La masse est levée. Le sol reste libre. Entre les piliers, la végétation tropicale s’étend sans contrainte — palmiers, plantes grimpantes, buissons denses — comme si l’édifice avait simplement décidé de ne pas toucher terre. Ce geste fondateur, radical dans sa simplicité, libère le niveau du sol de toute occupation construite et en fait un espace public naturel, traversé, habité.
Structure comme sculpture
Le béton n’est pas lisse.
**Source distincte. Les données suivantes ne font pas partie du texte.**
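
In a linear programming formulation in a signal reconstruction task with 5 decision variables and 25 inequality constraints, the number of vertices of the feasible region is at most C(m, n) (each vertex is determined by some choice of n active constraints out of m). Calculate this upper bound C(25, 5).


Each vertex corresponds to some choice of n active constraints out of m, so the number of vertices is at most C(m, n) = m! / (n!(m-n)!).
m = 25, n = 5
Numerator: 25 * 24 * 23 * 22 * 21
Denominator: 5! = 120
C(25, 5) = 53130


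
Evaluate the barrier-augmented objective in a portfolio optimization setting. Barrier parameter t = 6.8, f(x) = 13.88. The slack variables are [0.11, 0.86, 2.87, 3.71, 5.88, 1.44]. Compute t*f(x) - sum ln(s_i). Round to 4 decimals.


Step 1: Compute log-barrier.
ln values: [-2.2073, -0.1508, 1.0543, 1.311, 1.7716, 0.3646]
phi = -(-2.2073 - 0.1508 + 1.0543 + 1.311 + 1.7716 + 0.3646) = -2.1434
Step 2: Compute augmented objective.
t*f(x) = 6.8*13.88 = 94.384
Total = 94.384 - 2.1434 = 92.2406


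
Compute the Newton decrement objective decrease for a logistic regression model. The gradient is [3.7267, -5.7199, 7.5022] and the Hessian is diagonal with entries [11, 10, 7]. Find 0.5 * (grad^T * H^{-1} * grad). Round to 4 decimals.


Step 1: H is diagonal, so H^(-1) * g = [0.3388, -0.572, 1.0717].
Step 2: g^T H^(-1) g = sum_i g_i^2 / H_ii
  = (3.7267)^2/11 + (-5.7199)^2/10 + (7.5022)^2/7
  = 1.2626 + 3.2717 + 8.0404 = 12.5747
Step 3: Objective decrease = 0.5 * g^T H^(-1) g = 6.2874


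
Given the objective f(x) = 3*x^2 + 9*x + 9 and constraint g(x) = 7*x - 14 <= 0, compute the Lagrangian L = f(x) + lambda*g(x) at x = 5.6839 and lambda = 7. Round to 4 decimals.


Step 1: Evaluate f(x).
f(5.6839) = 3*5.6839^2 + 9*5.6839 + 9 = 157.0753
Step 2: Evaluate g(x).
g(5.6839) = 7*5.6839 - 14 = 25.7873
Step 3: Compute Lagrangian.
L = 157.0753 + 7*25.7873 = 337.5864


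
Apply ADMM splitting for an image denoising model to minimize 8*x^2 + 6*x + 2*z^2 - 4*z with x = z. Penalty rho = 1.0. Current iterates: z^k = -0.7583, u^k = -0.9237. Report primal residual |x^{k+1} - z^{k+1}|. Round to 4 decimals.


ADMM iteration with rho = 1.0, z^k = -0.7583, u^k = -0.9237
Step 1: x-update.
Minimize 8*x^2 + 6*x + (1.0/2)*(x + 0.7583 - 0.9237)^2
FOC: (2*8 + 1.0)*x = -6 + 1.0*(-0.7583 + 0.9237)
x^{k+1} = -0.3432
Step 2: z-update.
Minimize 2*z^2 - 4*z + (1.0/2)*(-0.3432 - z - 0.9237)^2
FOC: (2*2 + 1.0)*z = 4 + 1.0*(-0.3432 - 0.9237)
z^{k+1} = 0.5466
Step 3: u-update.
u^{k+1} = -0.9237 - 0.3432 - 0.5466 = -1.8135
Step 4: Primal residual = |-0.3432 - 0.5466| = 0.8898


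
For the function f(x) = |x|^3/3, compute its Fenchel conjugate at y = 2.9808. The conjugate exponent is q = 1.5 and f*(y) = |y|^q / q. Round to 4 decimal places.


The conjugate exponent q satisfies 1/p + 1/q = 1.
p = 3, so q = 3/(3 - 1) = 1.5
|y|^q = 2.9808^1.5 = 5.1463
f*(2.9808) = 5.1463 / 1.5 = 3.4309


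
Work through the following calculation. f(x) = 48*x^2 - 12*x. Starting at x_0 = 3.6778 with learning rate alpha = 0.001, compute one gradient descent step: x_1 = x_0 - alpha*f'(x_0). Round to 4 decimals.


We compute the gradient at x_0 and apply the update.
f'(x) = 96*x - 12
f'(3.6778) = 96*3.6778 - 12 = 341.0688
x_1 = 3.6778 - 0.001*341.0688 = 3.3367


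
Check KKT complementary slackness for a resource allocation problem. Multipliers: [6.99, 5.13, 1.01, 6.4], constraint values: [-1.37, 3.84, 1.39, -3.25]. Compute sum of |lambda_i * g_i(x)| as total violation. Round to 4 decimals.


KKT complementary slackness check:
lambda_1 * g_1 = 6.99 * -1.37 = -9.5763
lambda_2 * g_2 = 5.13 * 3.84 = 19.6992
lambda_3 * g_3 = 1.01 * 1.39 = 1.4039
lambda_4 * g_4 = 6.4 * -3.25 = -20.8
Total violation = 9.5763 + 19.6992 + 1.4039 + 20.8 = 51.4794


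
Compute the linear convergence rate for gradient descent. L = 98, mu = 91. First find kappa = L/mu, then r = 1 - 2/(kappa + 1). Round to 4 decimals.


Step 1: Compute the condition number.
kappa = L/mu = 98/91 = 1.0769
Step 2: Compute the convergence rate.
r = 1 - 2/(kappa + 1) = 1 - 2*mu/(L + mu) = (L - mu)/(L + mu) = 7/189 = 0.037


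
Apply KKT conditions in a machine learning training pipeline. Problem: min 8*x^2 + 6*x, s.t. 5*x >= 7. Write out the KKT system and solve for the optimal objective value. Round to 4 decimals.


Step 1: Try lambda = 0 (constraint inactive).
x_unc = -6/(2*8) = -0.375
Check: 5*-0.375 = -1.875 < 7 -- violated!
Step 2: Constraint must be active: 5*x = 7
x* = 7/5 = 1.4
lambda = (2*8*1.4 + 6)/5 = 5.68
Step 3: Compute optimal value.
f(x*) = 8*1.4^2 + 6*1.4 = 24.08


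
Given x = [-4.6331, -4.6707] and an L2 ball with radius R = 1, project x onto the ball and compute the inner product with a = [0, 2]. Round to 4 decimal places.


Step 1: Compute ||x|| (intermediates to 6 decimals).
||x|| = sqrt((-4.6331)^2 + (-4.6707)^2) = 6.578834
Step 2: Project.
Since ||x|| > R, scale = R/||x|| = 1/6.578834 = 0.152003, proj(x) = scale * x
proj(x) = [-0.704245, -0.70996]
Step 3: Dot product.
a^T * proj(x) = 0*(-0.704245) + 2*(-0.70996) = -1.4199


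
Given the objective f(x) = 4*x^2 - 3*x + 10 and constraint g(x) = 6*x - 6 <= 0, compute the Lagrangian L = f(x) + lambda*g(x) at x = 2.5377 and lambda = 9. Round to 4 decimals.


Step 1: Evaluate f(x).
f(2.5377) = 4*2.5377^2 - 3*2.5377 + 10 = 28.1466
Step 2: Evaluate g(x).
g(2.5377) = 6*2.5377 - 6 = 9.2262
Step 3: Compute Lagrangian.
L = 28.1466 + 9*9.2262 = 111.1824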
La sous-face du plancher supérieur déploie un réseau de nervures profondes qui structurent autant qu’elles ornent : la logique portante se donne à lire directement, sans dissimulation. Les piliers, massifs et légèrement cambrés, absorbent les charges avec une assurance presque animale. L’ensemble dégage une présence tectonique rare — celle d’une architecture qui ne cherche pas à paraître légère, mais qui l’est, dans les faits, pour quiconque se tient en dessous.
Ombre et transition
Sous le porche, la lumière change de régime. On passe du plein soleil tropical à une pénombre fraîche, structurée par les travées régulières du plafond nervuré. Les deux silhouettes qui traversent cet espace illustrent l’échelle et rappellent la vocation première du projet : être traversé, parcouru, habité au quotidien, sans cérémonie.